Greg Hodur. Fargo, Published June 15 2013
Letter: What happened to the party of Lincoln, Reagan and Dole?The leafy spurge The Forum awarded to knee-jerk opponents of President Barack Obama was richly deserved, if too long in coming (June 10).
What’s happened to a Republican Party I once respected as a worthy opponent that played a constructive role in crafting policies that made this nation the greatest place on earth?
I’m talking about the party of Abraham Lincoln, who ended slavery and preserved the union, and someone with close ties to North Dakota, Theodore Roosevelt, who was arguably the leading progressive of his time.

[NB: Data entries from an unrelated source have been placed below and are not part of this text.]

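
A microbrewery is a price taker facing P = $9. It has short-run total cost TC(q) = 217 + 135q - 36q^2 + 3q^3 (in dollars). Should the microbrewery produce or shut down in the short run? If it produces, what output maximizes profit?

Shut down

Variable cost is VC = 135q - 36q^2 + 3q^3, so AVC = VC/q = 135 - 36q + 3q^2 and MC = dTC/dq = 135 - 72q + 9q^2.
AVC hits its minimum where MC = AVC, at q = 6, giving min AVC = 135 - 36·6 + 3·6^2 = $27.
Since P = $9 < min AVC = $27, price fails to cover variable cost at any output.
Shutting down limits the loss to fixed cost, $217.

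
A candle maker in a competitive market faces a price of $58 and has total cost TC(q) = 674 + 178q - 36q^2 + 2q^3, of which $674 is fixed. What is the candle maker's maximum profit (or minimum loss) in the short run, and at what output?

Profit = -$274 at q = 10

AVC = 178 - 36q + 2q^2; min AVC = $16 at q = 9. Since P = $58 ≥ min AVC, the firm produces.
With MC = 178 - 72q + 6q^2, P = MC on the upward-sloping part at q* = 10.
TR = 58·10 = 580. TC = 674 + 180 = 854. Profit = 580 − 854 = -$274.
By producing, the firm covers all variable cost plus $400 of fixed cost; shutting down would lose the full $674.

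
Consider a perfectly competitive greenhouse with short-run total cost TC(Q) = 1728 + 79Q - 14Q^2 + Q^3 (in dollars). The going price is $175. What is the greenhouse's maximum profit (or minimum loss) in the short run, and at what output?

Profit = -$288 at Q = 12

AVC = 79 - 14Q + Q^2 has its minimum $30 at Q = 7; price $175 clears that bar, so the firm operates.
With MC = 79 - 28Q + 3Q^2, P = MC on the upward-sloping part at Q* = 12.
TR = 175·12 = 2100. TC = 1728 + 660 = 2388. Profit = 2100 − 2388 = -$288.
That loss of $288 beats the $1728 the firm would lose by shutting down; producing recovers $1440 of fixed cost.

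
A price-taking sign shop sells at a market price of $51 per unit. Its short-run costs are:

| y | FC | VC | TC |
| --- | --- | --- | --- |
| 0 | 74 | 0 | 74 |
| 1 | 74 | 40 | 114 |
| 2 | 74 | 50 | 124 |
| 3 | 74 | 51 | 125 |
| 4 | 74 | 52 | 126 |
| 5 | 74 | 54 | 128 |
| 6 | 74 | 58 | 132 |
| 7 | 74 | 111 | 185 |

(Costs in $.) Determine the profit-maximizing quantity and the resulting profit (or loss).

Compute π = P·y − TC at each output: y=0: -74; y=1: -63; y=2: -22; y=3: 28; y=4: 78; y=5: 127; y=6: 174; y=7: 172.
Profit is maximized at y = 6. AVC there is 58/6 = $9.67 ≤ P, so producing beats shutting down (which would give -$74).

y = 6; profit = $174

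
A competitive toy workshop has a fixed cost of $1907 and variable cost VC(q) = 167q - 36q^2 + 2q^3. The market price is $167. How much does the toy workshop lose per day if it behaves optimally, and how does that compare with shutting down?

AVC = 167 - 36q + 2q^2; min AVC = $5 at q = 9. Since P = $167 ≥ min AVC, the firm produces.
MC = 167 - 72q + 6q^2. Setting P = MC and taking the root on the rising branch gives q* = 12.
TR = 167·12 = 2004. TC = 1907 + 276 = 2183. Profit = 2004 − 2183 = -$179.
Shutting down would mean losing the fixed cost of $1907, so operating at a loss of $179 is better by $1728.

Profit = -$179 at q = 12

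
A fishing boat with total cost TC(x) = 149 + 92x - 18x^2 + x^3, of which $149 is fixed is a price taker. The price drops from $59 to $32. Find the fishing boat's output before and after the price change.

Output falls from 11 to 10

AVC = 92 - 18x + x^2, minimized at x = 9 where min AVC = $11. MC = 92 - 36x + 3x^2.
With P = $59 above the shutdown price, P = MC gives x = 11.
At P = $32 ≥ min AVC, set P = MC: x = 10. The firm stays open but cuts output.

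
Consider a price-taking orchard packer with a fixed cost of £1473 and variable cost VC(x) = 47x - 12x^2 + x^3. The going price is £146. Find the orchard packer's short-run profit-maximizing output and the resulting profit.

AVC = 47 - 12x + x^2; min AVC = £11 at x = 6. Since P = £146 ≥ min AVC, the firm produces.
With MC = 47 - 24x + 3x^2, P = MC on the upward-sloping part at x* = 11.
TR = 146·11 = 1606. TC = 1473 + 396 = 1869. Profit = 1606 − 1869 = -£263.
Shutting down would mean losing the fixed cost of £1473, so operating at a loss of £263 is better by £1210.

Profit = -£263 at x = 11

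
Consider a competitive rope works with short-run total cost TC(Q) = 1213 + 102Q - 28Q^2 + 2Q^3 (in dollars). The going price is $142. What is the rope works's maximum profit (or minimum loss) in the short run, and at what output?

Profit = -$13 at Q = 10

AVC = 102 - 28Q + 2Q^2 has its minimum $4 at Q = 7; price $142 clears that bar, so the firm operates.
MC = 102 - 56Q + 6Q^2. Setting P = MC and taking the root on the rising branch gives Q* = 10.
TR = 142·10 = 1420. TC = 1213 + 220 = 1433. Profit = 1420 − 1433 = -$13.
Shutting down would mean losing the fixed cost of $1213, so operating at a loss of $13 is better by $1200.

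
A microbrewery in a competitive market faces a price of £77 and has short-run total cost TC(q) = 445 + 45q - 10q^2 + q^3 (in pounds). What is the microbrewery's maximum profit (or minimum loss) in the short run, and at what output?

Profit = -£61 at q = 8

AVC = 45 - 10q + q^2; min AVC = £20 at q = 5. Since P = £77 ≥ min AVC, the firm produces.
MC = 45 - 20q + 3q^2. Setting P = MC and taking the root on the rising branch gives q* = 8.
TR = 77·8 = 616. TC = 445 + 232 = 677. Profit = 616 − 677 = -£61.
That loss of £61 beats the £445 the firm would lose by shutting down; producing recovers £384 of fixed cost.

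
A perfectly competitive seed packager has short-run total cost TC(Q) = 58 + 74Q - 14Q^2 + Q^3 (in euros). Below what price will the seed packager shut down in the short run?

Short-run supply begins at min AVC. From VC = 74Q - 14Q^2 + Q^3, AVC = 74 - 14Q + Q^2.
At the minimum of AVC, MC = AVC. MC = 74 - 28Q + 3Q^2; setting MC = AVC gives 2Q^2 - 14Q = 0, so Q = 7. min AVC = 25.
So the shutdown price is €25.

€25 per unit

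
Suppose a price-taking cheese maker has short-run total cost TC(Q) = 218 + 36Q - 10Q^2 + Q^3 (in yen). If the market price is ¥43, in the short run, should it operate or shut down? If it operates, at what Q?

From TC, MC = TC'(Q) = 36 - 20Q + 3Q^2 and AVC = VC/Q = 36 - 10Q + Q^2.
The AVC parabola has its vertex at Q = 10/2 = 5, where AVC = 36 - 10·5 + 5^2 = ¥11.
Since P = ¥43 ≥ min AVC = ¥11, price covers variable cost and the firm should produce.
Set P = MC: 43 = 36 - 20Q + 3Q^2 → -7 - 20Q + 3Q^2 = 0. The roots are Q = -1/3 and Q = 7; the profit-maximizing output is on the rising part of MC, so Q* = 7.
Check: AVC at Q = 7 is ¥15 ≤ P, so revenue covers variable cost.
Profit = P·Q − TC = 43·7 − 323 = -¥22, a loss, but smaller than the ¥218 fixed cost the firm would lose by shutting down.

Produce at Q = 7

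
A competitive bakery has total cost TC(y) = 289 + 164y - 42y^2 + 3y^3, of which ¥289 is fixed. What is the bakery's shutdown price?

¥17 per unit

The firm shuts down when price falls below the minimum of average variable cost. AVC = VC/y = 164 - 42y + 3y^2.
dAVC/dy = -42 + 6y = 0 gives y = 7. min AVC = 164 - 42·7 + 3·7^2 = 17.
The firm shuts down for any P below ¥17.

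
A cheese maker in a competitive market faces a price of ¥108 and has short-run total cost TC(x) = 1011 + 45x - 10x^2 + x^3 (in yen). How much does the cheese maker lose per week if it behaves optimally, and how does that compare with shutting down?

AVC = 45 - 10x + x^2 has its minimum ¥20 at x = 5; price ¥108 clears that bar, so the firm operates.
With MC = 45 - 20x + 3x^2, P = MC on the upward-sloping part at x* = 9.
TR = 108·9 = 972. TC = 1011 + 324 = 1335. Profit = 972 − 1335 = -¥363.
Shutting down would mean losing the fixed cost of ¥1011, so operating at a loss of ¥363 is better by ¥648.

Profit = -¥363 at x = 9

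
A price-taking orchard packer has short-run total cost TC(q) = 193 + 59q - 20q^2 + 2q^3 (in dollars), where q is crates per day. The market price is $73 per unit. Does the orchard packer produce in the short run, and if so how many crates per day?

Produce at q = 7

Variable cost is VC = 59q - 20q^2 + 2q^3, so AVC = VC/q = 59 - 20q + 2q^2 and MC = dTC/dq = 59 - 40q + 6q^2.
AVC is minimized where dAVC/dq = -20 + 4q = 0, at q = 5; min AVC = 59 - 20·5 + 2·5^2 = $9.
Because $73 ≥ $9, revenue can cover variable cost; the firm operates.
P = MC gives -14 - 40q + 6q^2 = 0, with roots -1/3 and 7. Take the larger (rising MC): q* = 7.
Check: AVC at q = 7 is $17 ≤ P, so revenue covers variable cost.
Profit = P·q − TC = 73·7 − 312 = $199.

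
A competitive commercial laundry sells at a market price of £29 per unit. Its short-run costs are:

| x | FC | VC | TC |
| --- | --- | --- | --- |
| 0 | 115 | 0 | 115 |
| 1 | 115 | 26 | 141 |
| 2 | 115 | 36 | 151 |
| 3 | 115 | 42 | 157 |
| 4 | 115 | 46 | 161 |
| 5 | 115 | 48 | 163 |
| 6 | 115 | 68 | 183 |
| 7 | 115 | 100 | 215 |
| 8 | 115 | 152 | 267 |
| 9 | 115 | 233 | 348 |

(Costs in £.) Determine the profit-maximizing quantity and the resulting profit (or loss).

x = 6; profit = -£9

Profit at each row (π = 29x − TC): x=0: -115; x=1: -112; x=2: -93; x=3: -70; x=4: -45; x=5: -18; x=6: -9; x=7: -12; x=8: -35; x=9: -87.
Profit is maximized at x = 6. AVC there is 68/6 = £11.33 ≤ P, so producing beats shutting down (which would give -£115).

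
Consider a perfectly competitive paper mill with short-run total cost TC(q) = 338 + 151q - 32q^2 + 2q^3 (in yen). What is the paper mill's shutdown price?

¥23 per unit

Short-run supply begins at min AVC. From VC = 151q - 32q^2 + 2q^3, AVC = 151 - 32q + 2q^2.
dAVC/dq = -32 + 4q = 0 gives q = 8. min AVC = 151 - 32·8 + 2·8^2 = 23.
The firm shuts down for any P below ¥23.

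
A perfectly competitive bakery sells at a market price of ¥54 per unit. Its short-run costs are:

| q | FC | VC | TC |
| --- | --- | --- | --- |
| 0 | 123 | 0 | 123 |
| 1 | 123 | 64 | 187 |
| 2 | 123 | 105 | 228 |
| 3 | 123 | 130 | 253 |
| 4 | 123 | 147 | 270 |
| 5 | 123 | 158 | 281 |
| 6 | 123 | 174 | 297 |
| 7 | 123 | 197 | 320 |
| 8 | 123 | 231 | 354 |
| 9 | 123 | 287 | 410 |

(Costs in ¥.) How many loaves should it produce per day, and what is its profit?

q = 8; profit = ¥78

Tabulate TR − TC: q=0: -123; q=1: -133; q=2: -120; q=3: -91; q=4: -54; q=5: -11; q=6: 27; q=7: 58; q=8: 78; q=9: 76.
Profit is maximized at q = 8. AVC there is 231/8 = ¥28.88 ≤ P, so producing beats shutting down (which would give -¥123).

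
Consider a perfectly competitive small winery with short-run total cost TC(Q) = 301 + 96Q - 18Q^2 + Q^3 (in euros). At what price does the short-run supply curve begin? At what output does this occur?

€15 per unit, at Q = 9

Short-run supply begins at min AVC. From VC = 96Q - 18Q^2 + Q^3, AVC = 96 - 18Q + Q^2.
dAVC/dQ = -18 + 2Q = 0 gives Q = 9. min AVC = 96 - 18·9 + 9^2 = 15.
For P < €15 the firm produces nothing.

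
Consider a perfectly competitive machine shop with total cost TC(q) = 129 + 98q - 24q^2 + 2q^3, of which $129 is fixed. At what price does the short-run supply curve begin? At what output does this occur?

The firm shuts down when price falls below the minimum of average variable cost. AVC = VC/q = 98 - 24q + 2q^2.
dAVC/dq = -24 + 4q = 0 gives q = 6. min AVC = 98 - 24·6 + 2·6^2 = 26.
The firm shuts down for any P below $26.

$26 per unit, at q = 6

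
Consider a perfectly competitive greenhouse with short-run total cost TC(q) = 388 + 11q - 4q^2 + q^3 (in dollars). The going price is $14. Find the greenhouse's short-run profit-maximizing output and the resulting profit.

Profit = -$370 at q = 3

AVC = 11 - 4q + q^2 has its minimum $7 at q = 2; price $14 clears that bar, so the firm operates.
With MC = 11 - 8q + 3q^2, P = MC on the upward-sloping part at q* = 3.
TR = 14·3 = 42. TC = 388 + 24 = 412. Profit = 42 − 412 = -$370.
By producing, the firm covers all variable cost plus $18 of fixed cost; shutting down would lose the full $388.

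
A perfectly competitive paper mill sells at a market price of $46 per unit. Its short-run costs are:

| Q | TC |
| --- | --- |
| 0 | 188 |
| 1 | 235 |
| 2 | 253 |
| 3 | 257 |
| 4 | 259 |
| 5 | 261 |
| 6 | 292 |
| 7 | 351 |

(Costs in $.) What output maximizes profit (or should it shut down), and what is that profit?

Q = 6; profit = -$16

Profit at each row (π = 46Q − TC): Q=0: -188; Q=1: -189; Q=2: -161; Q=3: -119; Q=4: -75; Q=5: -31; Q=6: -16; Q=7: -29.
Profit is maximized at Q = 6. AVC there is 104/6 = $17.33 ≤ P, so producing beats shutting down (which would give -$188).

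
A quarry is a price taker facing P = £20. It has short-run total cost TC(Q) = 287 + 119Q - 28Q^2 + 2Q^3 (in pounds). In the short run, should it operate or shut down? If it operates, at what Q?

Variable cost is VC = 119Q - 28Q^2 + 2Q^3, so AVC = VC/Q = 119 - 28Q + 2Q^2 and MC = dTC/dQ = 119 - 56Q + 6Q^2.
AVC is minimized where dAVC/dQ = -28 + 4Q = 0, at Q = 7; min AVC = 119 - 28·7 + 2·7^2 = £21.
With P < min AVC (£20 < £21), every unit sold adds to the loss.
The firm minimizes its loss by shutting down and losing only its fixed cost of £287.

Shut down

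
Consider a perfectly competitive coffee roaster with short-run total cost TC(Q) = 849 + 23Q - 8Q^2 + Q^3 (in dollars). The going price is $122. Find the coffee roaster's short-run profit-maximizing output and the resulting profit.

AVC = 23 - 8Q + Q^2; min AVC = $7 at Q = 4. Since P = $122 ≥ min AVC, the firm produces.
MC = 23 - 16Q + 3Q^2. Setting P = MC and taking the root on the rising branch gives Q* = 9.
TR = 122·9 = 1098. TC = 849 + 288 = 1137. Profit = 1098 − 1137 = -$39.
By producing, the firm covers all variable cost plus $810 of fixed cost; shutting down would lose the full $849.

Profit = -$39 at Q = 9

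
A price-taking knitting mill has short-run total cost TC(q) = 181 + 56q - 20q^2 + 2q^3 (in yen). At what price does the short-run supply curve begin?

The shutdown price is the minimum of AVC. VC = 56q - 20q^2 + 2q^3, so AVC = 56 - 20q + 2q^2.
At the minimum of AVC, MC = AVC. MC = 56 - 40q + 6q^2; setting MC = AVC gives 4q^2 - 20q = 0, so q = 5. min AVC = 6.
The firm shuts down for any P below ¥6.

¥6 per unit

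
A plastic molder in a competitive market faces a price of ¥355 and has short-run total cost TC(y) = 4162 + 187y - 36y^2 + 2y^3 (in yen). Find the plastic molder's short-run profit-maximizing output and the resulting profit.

AVC = 187 - 36y + 2y^2 has its minimum ¥25 at y = 9; price ¥355 clears that bar, so the firm operates.
MC = 187 - 72y + 6y^2. Setting P = MC and taking the root on the rising branch gives y* = 14.
TR = 355·14 = 4970. TC = 4162 + 1050 = 5212. Profit = 4970 − 5212 = -¥242.
By producing, the firm covers all variable cost plus ¥3920 of fixed cost; shutting down would lose the full ¥4162.

Profit = -¥242 at y = 14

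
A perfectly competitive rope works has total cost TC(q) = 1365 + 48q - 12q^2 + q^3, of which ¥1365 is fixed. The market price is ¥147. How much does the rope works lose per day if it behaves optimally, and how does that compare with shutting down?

Profit = -¥155 at q = 11

AVC = 48 - 12q + q^2; min AVC = ¥12 at q = 6. Since P = ¥147 ≥ min AVC, the firm produces.
MC = 48 - 24q + 3q^2. Setting P = MC and taking the root on the rising branch gives q* = 11.
TR = 147·11 = 1617. TC = 1365 + 407 = 1772. Profit = 1617 − 1772 = -¥155.
By producing, the firm covers all variable cost plus ¥1210 of fixed cost; shutting down would lose the full ¥1365.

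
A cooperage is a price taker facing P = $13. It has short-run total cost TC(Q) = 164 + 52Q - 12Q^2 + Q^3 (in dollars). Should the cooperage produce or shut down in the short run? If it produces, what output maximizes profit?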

Neither feared the future, and both embraced change.
Former Sen. Bob Dole didn’t exaggerate when he said recently that even Ronald Reagan wouldn’t be welcome in today’s Republican Party. Neither would be Lincoln or Roosevelt, and probably not even Richard Nixon.
In a shockingly short period of time, that party has been taken over by a collection of no-nothings, nitwits and knuckleheads like Sen. Mitch McConnell, R-Ky.; Rep. John Boehner, R-Ohio; former Alaska Gov. Sarah Palin; Rep. Michele Bachmann, R-Minn.; Sen. Rand Paul, R-Ky.; and Sen. Ted Cruz, R-Texas nationally; and locally Rep. Kevin Cramer, R-N.D., and Republican Reps. Al Carlson and Bette Grande, of Fargo.
They all seem to have no agenda other than to oppose anything that can prepare our country and state for the future, and want to relitigate issues like civil and reproductive rights, social programs like Medicare, Medicaid and Social Security, and the ability of workers to collectively bargain that have been settled long ago and that most Americans support by huge margins.
They don’t care about history, science or governing in a responsible way. They want it their way, and if they can’t get it, they’re perfectly willing to take the country and state down.
Like most Democrats, I maintain my belief that government can work.
But the prerequisite for that to happen is a new generation of Republican leadership that doesn’t seek to divide us by appealing to prejudices rooted in the past, offers reasonable alternatives for addressing today’s problems, and is willing to compromise in order to move us forward toward a more perfect union.